After completely mischaracterizing the open letter, she makes some good points. It’s confusing why she felt the urge to write this in response to *this* letter. (There were other letters that say what she pretends this open letter says!)

Python
Python
Reply to  TakingLivesSeriously
5 months ago

I agree with this

Jonathan Kendrick
5 months ago

“Although you refer to ‘the conditions that produce violence,’ you do not mention that Yitzhak Rabin was killed by a Jewish extremist and Anwar Sadat, after his visit to Israel, was killed by a member of the Muslim Brotherhood, the ideological progenitor of Hamas.”

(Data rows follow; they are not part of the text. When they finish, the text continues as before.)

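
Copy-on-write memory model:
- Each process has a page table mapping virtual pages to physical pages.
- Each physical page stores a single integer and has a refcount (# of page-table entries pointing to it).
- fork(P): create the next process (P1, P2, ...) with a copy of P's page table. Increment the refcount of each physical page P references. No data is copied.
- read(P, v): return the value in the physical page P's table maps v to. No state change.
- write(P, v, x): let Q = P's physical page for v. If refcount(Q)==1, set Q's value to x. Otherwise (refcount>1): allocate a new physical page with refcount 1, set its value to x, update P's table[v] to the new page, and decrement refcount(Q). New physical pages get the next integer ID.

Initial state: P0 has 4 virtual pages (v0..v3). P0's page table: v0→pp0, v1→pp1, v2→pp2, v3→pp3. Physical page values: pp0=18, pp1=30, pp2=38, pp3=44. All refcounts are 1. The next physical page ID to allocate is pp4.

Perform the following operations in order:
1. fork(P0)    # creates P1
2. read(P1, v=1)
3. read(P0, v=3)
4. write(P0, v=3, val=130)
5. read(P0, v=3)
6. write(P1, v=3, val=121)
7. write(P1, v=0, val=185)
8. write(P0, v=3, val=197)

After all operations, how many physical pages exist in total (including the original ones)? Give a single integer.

Answer: 6

Derivation:
Op 1: fork(P0) -> P1. 4 ppages; refcounts: pp0:2 pp1:2 pp2:2 pp3:2
Op 2: read(P1, v1) -> 30. No state change.
Op 3: read(P0, v3) -> 44. No state change.
Op 4: write(P0, v3, 130). refcount(pp3)=2>1 -> COPY to pp4. 5 ppages; refcounts: pp0:2 pp1:2 pp2:2 pp3:1 pp4:1
Op 5: read(P0, v3) -> 130. No state change.
Op 6: write(P1, v3, 121). refcount(pp3)=1 -> write in place. 5 ppages; refcounts: pp0:2 pp1:2 pp2:2 pp3:1 pp4:1
Op 7: write(P1, v0, 185). refcount(pp0)=2>1 -> COPY to pp5. 6 ppages; refcounts: pp0:1 pp1:2 pp2:2 pp3:1 pp4:1 pp5:1
Op 8: write(P0, v3, 197). refcount(pp4)=1 -> write in place. 6 ppages; refcounts: pp0:1 pp1:2 pp2:2 pp3:1 pp4:1 pp5:1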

This part of SB’s response is infuriating. First, at the time, Israelis nearly unanimously blamed Rabin’s assassination on Netanyahu’s extremely reactionary rhetoric. Second, a lot happened between the early days of the Muslin Brotherhood and Sadat’s assassination in the 80s, and Hamas winning the 2006 PA elections and seizing control of Gaza. Like, you know, Netanyahu’s Likud funneling them money to undermine Fatah’s political power. Nearly all conditions for violence can be traced back to Netanyahu and the Isreali right, the exact same people now slaughtering Palestinian civilians by thousands two decades later.

Kriegsflaggesteinberg
Kriegsflaggesteinberg
Reply to  Jonathan Kendrick
5 months ago

Hamas did not seize control of Gaza. They won an election, handily.

Nearly all conditions for violence date back centuries, as evidenced in the Arab conquests, the ethnic violence in the 10th century (and the legal subordination of Jews), the banning of Jews from living in Jerusalem, the pogrom of 1929, the Hamas Charter that calls for genocide, etc.

More accurately, the conditions for violence can be traced to the religiously anti-Jewish remarks in the Quran and Hadiths themselves, for which there’s a clear causal connection.

Jean Kazez
5 months ago

I prefer Seyla Benhabib’s letter. While both letters support the Palestinian cause and argue for a cease fire, the philosophers for Palestine do not directly describe or condemn the Hamas massacre—the worst atrocity against Jews since the Holocaust and an atrocity that has left 240 people, including children, still held as hostages. They only mention in it in the neutral statements that they don’t “celebrate violence” and don’t “equivocate on the value of innocent lives” and consider all civilian deaths “tragic and unacceptable.” They do mention “Hamas’s attacks on October 7” but only for purposes of warning against saying the violence began there. For some reason they can’t bring themselves to look directly at the atrocity and say, “this is absolutely horrific and inexcusable” full stop. I can’t understand the refusal to say something like that—it just baffles me. 
 
Seyla Benhabib, on the other hand, doesn’t let her support for Palestinians get in the way of looking directly at the atrocity—

“October 7, 2023 is not just a turning point for Israel and the Jewish diaspora; it must be a turning point for the Palestinian struggle. The Palestinian people must free themselves of the scourge of Hamas. The acts of violence engaged in on October 7, 2023 — the desecration and mutilation of bodies; the killing of children and babies; the burning alive of young people at a music festival; rape and ritual murder and kidnappings — are not only war crimes as well as crimes against humanity; they also reveal that Islamic Jihadi ideology, which revels in the pornography of violence, has overtaken the movement. The struggle for Palestine and the killing of Jewish people is now seen as a jihad.” 

That’s the way to talk about what happened on October 7.